There is at present in my camera, in my Diana F+ fitted out with the 135 film back and the panoramic-with-sprocket-holes mask a found roll on 400 ISO AgfaColor. It came to me as so much does, in a box of vaguely remembered origin. It’s two thirds spent now, guessing it was not previously exposed or fogged. Being unsure of the state of the film I was little concerned when I lost a frame here or there as it tumbled about in bags and desk drawers; fire a frame once and again; fire a frame of the ground.
I like the ground. I don’t have to worry what I might see, not on the ground. That could be why making photos of the ground started for me. I propose it should continue because it’s interesting. Landscapes look up and out, scenic overlooks, vistas. Dull. I’m closer to the ground. I think about the ground. I look at the ground. I touch it, feel it, hear it. It supports me and one day, protesting and unwilling, I’ll disappear entirely within it.
I propose to make pictures of the ground.
For the project not any camera will do, not any lens. Something that focuses close, real close. A lot of lenses can focus down to a meter, that’s not close enough. A meter’s far enough that there’ll be the temptation to put the camera up, to look through it.
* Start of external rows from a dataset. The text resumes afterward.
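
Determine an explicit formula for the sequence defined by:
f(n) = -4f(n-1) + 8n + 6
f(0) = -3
First-order linear with linear forcing.
Homogeneous solution: f_h(n) = A·(-4)^n.
Try particular f_p(n) = pn + q. Substituting:
  pn + q = -4(p(n-1) + q) + 8n + 6.
Matching the n-coefficient: p = -4p + 8 ⇒ p = \frac{8}{5}.
Matching constants: q = 4p - 4q + 6 ⇒ q = \frac{62}{25}.
General: f(n) = A·(-4)^n + \frac{8 n}{5} + \frac{62}{25}.
Apply f(0) = -3: A + \frac{62}{25} = -3 ⇒ A = - \frac{137}{25}.
So f(n) = - \frac{137 \left(-4\right)^{n}}{25} + \frac{8 n}{5} + \frac{62}{25}.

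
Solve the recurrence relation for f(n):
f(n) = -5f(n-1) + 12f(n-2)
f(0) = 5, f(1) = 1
Characteristic equation: x² + 5x - 12 = 0.
Discriminant Δ = (-5)² + 4·(12) = 73.
Roots r₁,₂ = (-5 ± √73)/2, so r₁ = - \frac{5}{2} + \frac{\sqrt{73}}{2}, r₂ = - \frac{\sqrt{73}}{2} - \frac{5}{2}.
General solution: f(n) = A·r₁^n + B·r₂^n.
From the initial conditions, A + B = 5 and r₁A + r₂B = 1.
Since r₁ - r₂ = √73: A = (1 - (5)r₂)/√73 = \frac{27 \sqrt{73}}{146} + \frac{5}{2}, and B = 5 - A = \frac{5}{2} - \frac{27 \sqrt{73}}{146}.
So f(n) = \left(\frac{27 \sqrt{73}}{146} + \frac{5}{2}\right)\left(- \frac{5}{2} + \frac{\sqrt{73}}{2}\right)^n + \left(\frac{5}{2} - \frac{27 \sqrt{73}}{146}\right)\left(- \frac{\sqrt{73}}{2} - \frac{5}{2}\right)^n.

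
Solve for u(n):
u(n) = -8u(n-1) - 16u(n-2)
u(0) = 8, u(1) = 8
Characteristic equation: x² + 8x + 16 = 0, which is (x - (-4))².
Repeated root r = -4.
General solution: u(n) = (A + Bn)·(-4)^n.
From u(0) = 8: A = 8.
From u(1) = 8: (A + B)·(-4) = 8 ⇒ B = -10.
So u(n) = \left(8 - 10 n\right) \cdot (-4)^n.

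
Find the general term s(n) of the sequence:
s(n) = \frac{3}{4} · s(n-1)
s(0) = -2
Pure geometric recurrence with ratio \frac{3}{4}.
By induction s(n) = s(0) · (\frac{3}{4})^n = - 2 \left(\frac{3}{4}\right)^{n}.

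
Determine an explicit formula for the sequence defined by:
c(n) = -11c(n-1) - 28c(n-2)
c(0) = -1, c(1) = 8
Characteristic equation: x² + 11x + 28 = 0, which factors as (x - (-4))(x - (-7)) = 0.
Roots r₁ = -4, r₂ = -7 (distinct).
General solution: c(n) = A·(-4)^n + B·(-7)^n.
From c(0) = -1: A + B = -1.
From c(1) = 8: -4A - 7B = 8.
Solving: A = \frac{1}{3}, B = - \frac{4}{3}.
So c(n) = \frac{\left(-4\right)^{n}}{3} - \frac{4 \left(-7\right)^{n}}{3}.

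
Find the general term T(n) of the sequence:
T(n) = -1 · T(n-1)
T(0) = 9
Pure geometric recurrence with ratio -1.
By induction T(n) = T(0) · (-1)^n = 9 \left(-1\right)^{n}.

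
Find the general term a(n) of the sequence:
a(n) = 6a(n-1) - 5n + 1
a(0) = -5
First-order linear with linear forcing.
Homogeneous solution: a_h(n) = A·(6)^n.
Try particular a_p(n) = pn + q. Substituting:
  pn + q = 6(p(n-1) + q) - 5n + 1.
Matching the n-coefficient: p = 6p - 5 ⇒ p = 1.
Matching constants: q = -6p + 6q + 1 ⇒ q = 1.
General: a(n) = A·(6)^n + n + 1.
Apply a(0) = -5: A + 1 = -5 ⇒ A = -6.
So a(n) = - 6 \cdot 6^{n} + n + 1.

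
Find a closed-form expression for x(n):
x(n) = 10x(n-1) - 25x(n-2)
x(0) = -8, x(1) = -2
Characteristic equation: x² - 10x + 25 = 0, which is (x - (5))².
Repeated root r = 5.
General solution: x(n) = (A + Bn)·(5)^n.
From x(0) = -8: A = -8.
From x(1) = -2: (A + B)·(5) = -2 ⇒ B = \frac{38}{5}.
So x(n) = \left(\frac{38 n}{5} - 8\right) \cdot (5)^n.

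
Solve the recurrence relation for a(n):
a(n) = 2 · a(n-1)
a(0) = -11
Pure geometric recurrence with ratio 2.
By induction a(n) = a(0) · (2)^n = - 11 \cdot 2^{n}.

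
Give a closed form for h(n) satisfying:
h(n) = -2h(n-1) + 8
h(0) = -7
First-order linear non-homogeneous.
Homogeneous solution: h_h(n) = A·(-2)^n.
Try constant particular solution h_p = K: K = -2K + 8 ⇒ K = \frac{8}{3}.
General: h(n) = A·(-2)^n + \frac{8}{3}.
Apply h(0) = -7: A + \frac{8}{3} = -7 ⇒ A = - \frac{29}{3}.
So h(n) = \frac{8}{3} - \frac{29 \left(-2\right)^{n}}{3}.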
Looking through a viewfinder is never good for anyone.
So use a wide angle lens, put a close up lens on it. The Diana F+ has a 55mm that focuses at 17cm with the close up supplemental lens in place. That’s a bit close but it’s better than most other options. That’s the lens then. For the first roll, I think a square format, but not 120 film, the 135 film back then, and the square mask, that’ll do more frames on a roll and that’s good seeing as the ground changes so often.
Yes, when I finish this roll the project will begin. Square frames, of the ground, from a hands distance. Until then I re-read The Secret-Life of Dust last night when I couldn’t sleep and I’ve just started The Ground Beneath Us.